According to the annual report for the five Heitman/JMB Group Trusts obtained by Pensions & Investments, funds I, II and V outperformed their benchmark, the Russell-NCREIF Index, since their respective inception, while funds III and IV underperformed.
Three of the four Heitman Endowment and Foundation Realty Funds have underperformed the Russell-NCREIF since inception, according to the annual reports.
It's difficult to say what posed the biggest problem for investors. It's clearer which one most damaged Heitman's reputation: the separate account co-investors, and Mr. Perlmutter's response to them.
According to several accounts, Mr. Perlmutter had an angry exchange at the annual investors' conference with Bruce Moore, a trustee of the $3 billion Orange County Employees Retirement Systems, Santa Ana, Calif., and Scott Franklin, pension finance specialist with the $12 billion pension fund for Shell Oil Co., Houston.
No right to vote
According to Orange County Retirement System Administrator Raymond Fleming, his pension fund has about $100 million invested in separate accounts with Heitman. The investments are in co-investments in 13 properties with the commingled funds that were proposed for roll-up.

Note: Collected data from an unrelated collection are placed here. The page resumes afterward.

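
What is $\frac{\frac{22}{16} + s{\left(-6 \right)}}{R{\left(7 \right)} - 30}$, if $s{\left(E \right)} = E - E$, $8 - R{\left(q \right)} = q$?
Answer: $- \frac{11}{232} \approx -0.047414$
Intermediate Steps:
$R{\left(q \right)} = 8 - q$
$s{\left(E \right)} = 0$
$\frac{\frac{22}{16} + s{\left(-6 \right)}}{R{\left(7 \right)} - 30} = \frac{\frac{22}{16} + 0}{\left(8 - 7\right) - 30} = \frac{22 \cdot \frac{1}{16} + 0}{\left(8 - 7\right) - 30} = \frac{\frac{11}{8} + 0}{1 - 30} = \frac{1}{-29} \cdot \frac{11}{8} = \left(- \frac{1}{29}\right) \frac{11}{8} = - \frac{11}{232}$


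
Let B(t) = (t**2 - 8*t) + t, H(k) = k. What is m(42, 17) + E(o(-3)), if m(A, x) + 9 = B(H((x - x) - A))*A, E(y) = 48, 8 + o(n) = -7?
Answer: 86475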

Orange County, said Mr. Fleming, didn't have a vote in the roll-up, although its investments would be affected.
Orange County convened a meeting of about 35 investors earlier in the day before the Heitman conference and decided to ask Heitman for a straw poll to determine if investors wanted to proceed with the roll-up or continue managing the funds, as per business plans.
According to various accounts, attendees included representatives from the Iowa Public Employees Retirement System, the endowment for Stanford University and the General Board of Pension and Health Benefits of the United Methodist Church.
The meeting and an opportunity to present its findings at the client meeting was cleared with Heitman, said Mr. Moore.
As Mr. Moore made his call for a straw poll at the client conference later that afternoon, Mr. Perlmutter, who was sitting in the first row, jumped up and snatched the microphone from Mr. Moore.
Several attendees confirmed that Mr. Perlmutter said: "I am shocked that you would have the gall to suggest that. You have absolutely no right to do this.
"You don't even have a right to vote."
At this point, Mr. Franklin of Shell spoke up and said he wanted to hear Mr. Moore's presentation and that his pension fund favored a straw poll. Mr. Perlmutter then turned to Mr. Franklin and said: "We know you. We know you have your own agenda."
Shell has a reputation for aggressively trying to exit its real estate commingled fund investments for redeployment in separate accounts. It is believed that Shell is both a separate account and commingled fund investor with Heitman.
Telephone calls to Mr. Franklin were not returned, but Mr. Moore and others confirmed the exchange.
In a prepared statement, Mr. Perlmutter said of the encounter: "We have had a candid and frank discussion with our clients and will respect their wish to continue with our original plan."
Mr. Moore was conciliatory to Mr. Perlmutter's position: "In fairness to the man, he was under pressure. This was business, not personal."